Por su parte, la universidad todavía no informa qué tipo de modalidad será
adoptada para el semestre Fall-II, es decir, para el periodo que va de agosto a
diciembre. Todo parece indicar que seguiremos on-line, con lo que muchos pendientes surgirán en el camino
respecto a la enseñanza a distancia. Mientras tanto continúo leyendo,
escribiendo, viendo películas y tocando, cuando estoy aburrido, la guitarra, en
una casa cuyo contrato vence en agosto. Parece que más ahora que nunca las
decisiones han de tomarse día a día y en función a ese ente microscópico, imperceptible
a nuestros sentidos. José Saramago, el gran escritor portugués, propone en Ensayo sobre la ceguera exactamente lo
que está sucediendo hoy en día: de pronto una pandemia —en su caso, una ceguera
blanca— golpea a los países del mundo, sociedades en donde aparentemente se
había logrado bonanza gracias al capitalismo.
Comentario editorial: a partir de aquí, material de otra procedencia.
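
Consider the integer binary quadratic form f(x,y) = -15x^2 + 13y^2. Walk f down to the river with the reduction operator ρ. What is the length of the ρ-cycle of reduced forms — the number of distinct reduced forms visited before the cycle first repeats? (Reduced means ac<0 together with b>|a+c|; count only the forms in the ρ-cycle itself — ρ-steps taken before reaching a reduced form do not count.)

D = 780, ⌊√D⌋ = 27
descent: ρ → (13,26,-2)  [lands on river]
river: ρ → (-2,26,13)
ρ-cycle length = 2 (tail of 1 descent step not counted)

2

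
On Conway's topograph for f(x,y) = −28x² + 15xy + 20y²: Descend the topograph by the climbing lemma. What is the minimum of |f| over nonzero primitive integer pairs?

river: ρ → (20,25,-23)
river: ρ → (-23,21,22)
river: ρ → (22,23,-22)
river: ρ → (-22,21,23)
river: ρ → (23,25,-20)
river: ρ → (-20,15,28)
river: ρ → (28,41,-7)
river: ρ → (-7,43,22)
river: ρ → (22,45,-5)
river: ρ → (-5,45,22)
river: ρ → (22,43,-7)
river: ρ → (-7,41,28)
river: ρ → (28,15,-20)
river: ρ → (-20,25,23)
river: ρ → (23,21,-22)
river: ρ → (-22,23,22)
river: ρ → (22,21,-23)
river: ρ → (-23,25,20)
river: ρ → (20,15,-28)
river: ρ → (-28,41,7)
river: ρ → (7,43,-22)
river: ρ → (-22,45,5)
river: ρ → (5,45,-22)
river: ρ → (-22,43,7)
river: ρ → (7,41,-28)
river: ρ → (-28,15,20)
closes: descent 0, river 26
min |a| on river = 5

5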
El efecto de la epidemia, no
obstante, desnuda por completo las desigualdades que el sistema engendra. Los
críticos de la izquierda los acusan de utópicos y de que el sueño de que los
seres humanos sean, finalmente, de igual valor se convirtió en pesadilla gracias
a lo que pasó con el comunismo en Rusia y Cuba, pequeño país que pese al
bloqueo económico en vez de bases militares exporta galenos. No obstante, a la
luz de los hechos —con millonarios que piden impuestos a la riqueza y ante el
enorme número de pobres en el mundo— apostar por igualdad de oportunidades para
todos dentro del capitalismo es, de igual forma, otra utopía, del que
optimistamente ya empezamos a despertar.